Just as Miss Manners urges, the Martins have reared, educated and nagged at two children, who appear to have acquired flawless manners. "It's amazing how much a parent can terrify a child without actually doing anything," says Nicholas, 18, a freshman at Harvard. Jacobina, 13, plays the harp and studies at a private school in Washington. Once when Martin relayed a prying reporter's request to interview the whole family at home, Jacobina objected, "But mother, I wasn't brought up in that manner."

She was right. Throughout Martin's gradual self-transformation from an impudent reporter into a stately personage, she has always maintained a sharp division between her private and public lives. There is no business entertaining at her handsome Georgian brick home near the Washington zoo (a hired couple do the housework), and when she does go out socially, it is usually a family expedition to the theater or a small dinner with friends. "As a rule, I only go to the kind of thing I give," she says, "a dinner where everyone sits down and has real conversation." The seating is limited to ten people, since "I have ten forks of all kinds."

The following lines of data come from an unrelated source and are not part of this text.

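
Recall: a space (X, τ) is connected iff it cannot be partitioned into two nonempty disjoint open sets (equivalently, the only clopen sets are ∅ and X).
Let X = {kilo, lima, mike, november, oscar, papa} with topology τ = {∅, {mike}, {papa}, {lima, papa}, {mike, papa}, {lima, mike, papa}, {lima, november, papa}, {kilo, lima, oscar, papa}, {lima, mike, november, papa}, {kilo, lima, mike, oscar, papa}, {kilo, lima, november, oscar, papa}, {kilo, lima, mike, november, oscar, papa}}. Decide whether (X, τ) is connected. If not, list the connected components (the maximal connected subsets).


(X, τ) is disconnected; components = [{mike}, {kilo, lima, november, oscar, papa}].

Find clopen sets (U ∈ τ with X ∖ U ∈ τ):
  U = ∅, X ∖ U = {kilo, lima, mike, november, oscar, papa} — both open, so U is clopen.
  U = {mike}, X ∖ U = {kilo, lima, november, oscar, papa} — both open, so U is clopen.
  U = {kilo, lima, november, oscar, papa}, X ∖ U = {mike} — both open, so U is clopen.
  U = {kilo, lima, mike, november, oscar, papa}, X ∖ U = ∅ — both open, so U is clopen.
Nontrivial clopen(s) exist: e.g. {kilo, lima, november, oscar, papa}. So (X, τ) is disconnected.
Compute connected components by grouping points that agree on all clopens:
  component: {mike}
  component: {kilo, lima, november, oscar, papa}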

Having left the Post to live by syndication in 1982, Martin now works alone in an antique-filled ground-floor office in a town house a ten-minute bus ride from her home. The bookshelves contain a large collection of etiquette books, from The Book of the Courtier to Victorian Vista. Martin devotes one day a week to writing her column on an IBM word processor. Some of her mail, which may be useful later (she has to work two months in advance), gets saved in wooden trays with such labels as Weddings, Business or Diverse Civilities; other letters receive a standard answer in engraved script on cream paper ("Miss Manners regrets exceedingly . . .")

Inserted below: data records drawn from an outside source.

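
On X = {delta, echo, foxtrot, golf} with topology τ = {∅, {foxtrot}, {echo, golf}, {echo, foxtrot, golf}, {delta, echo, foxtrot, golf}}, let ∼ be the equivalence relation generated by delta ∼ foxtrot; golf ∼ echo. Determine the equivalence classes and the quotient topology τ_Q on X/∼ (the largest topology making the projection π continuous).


X/∼ = {[delta=foxtrot], [echo=golf]}; |τ_Q| = 3.

Equivalence classes: [delta=foxtrot], [echo=golf].
Quotient map π: X → X/∼ sends delta ↦ [delta=foxtrot], echo ↦ [echo=golf], foxtrot ↦ [delta=foxtrot], golf ↦ [echo=golf].
For each subset V ⊆ X/∼, compute π^{-1}(V) ⊆ X and check whether π^{-1}(V) ∈ τ. V is open in τ_Q iff π^{-1}(V) ∈ τ.
  V = {}: π^{-1}(V) = ∅ ∈ τ ✓.
  V = {[delta=foxtrot]}: π^{-1}(V) = {delta, foxtrot} ∉ τ ✗.
  V = {[echo=golf]}: π^{-1}(V) = {echo, golf} ∈ τ ✓.
  V = {[delta=foxtrot], [echo=golf]}: π^{-1}(V) = {delta, echo, foxtrot, golf} ∈ τ ✓.
Open sets in the quotient: τ_Q = {{}, {[echo=golf]}, {[delta=foxtrot], [echo=golf]}} (3 elements).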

The remaining four days Martin devotes to other writing: book reviews, speeches, a new novel titled Style and Substance. Her first, Gilbert, a rather arch attempt at a comedy of manners, received generally favorable reviews in 1982. She has also published a collection of newspaper essays, The Name on the White House Floor (1972).

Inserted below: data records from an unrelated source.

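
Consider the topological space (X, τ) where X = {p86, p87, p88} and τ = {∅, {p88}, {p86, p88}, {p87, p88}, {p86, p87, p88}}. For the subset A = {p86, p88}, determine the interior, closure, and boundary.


int(A) = {p86, p88}, cl(A) = {p86, p87, p88}, ∂A = {p87}.

Closed sets in (X, τ) are complements of opens:
  closed(X, τ) = {∅, {p86}, {p87}, {p86, p87}, {p86, p87, p88}}.
int(A) = ⋃ {U ∈ τ : U ⊆ A}. Opens contained in A: ∅, {p88}, {p86, p88}.
Taking the union of these: int(A) = {p86, p88}.
cl(A) = ⋂ {C closed : A ⊆ C}. Closed sets containing A: {p86, p87, p88}.
Intersecting these: cl(A) = {p86, p87, p88}.
∂A = cl(A) ∖ int(A) = {p86, p87, p88} ∖ {p86, p88} = {p87}.


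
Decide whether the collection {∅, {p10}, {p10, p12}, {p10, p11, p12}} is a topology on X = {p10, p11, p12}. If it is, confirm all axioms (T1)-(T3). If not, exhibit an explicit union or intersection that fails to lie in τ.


τ IS a topology on X.

Axiom (T1): ∅ ∈ τ? Yes; X ∈ τ? Yes.
Axiom (T2/T3): check pairwise unions and intersections of members of τ.
All pairwise intersections and unions checked — each lies in τ. Therefore τ satisfies (T1), (T2), (T3): it IS a topology on X.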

To those who regard Miss Manners as an eccentric anachronism, Judith Martin has a contemporary answer. "It would be ridiculous to say that manners should be static, and we should return to 1948 and behave like that," she says. "The world changes and develops. There are lots of new situations." She has always been richly prepared for them. Printers at the Post, she recalls, tried to embarrass her years ago by telling off-color stories. "I'd look right at them and say, 'I don't understand it. Could you explain it to me?' Have you ever seen a printer blush?"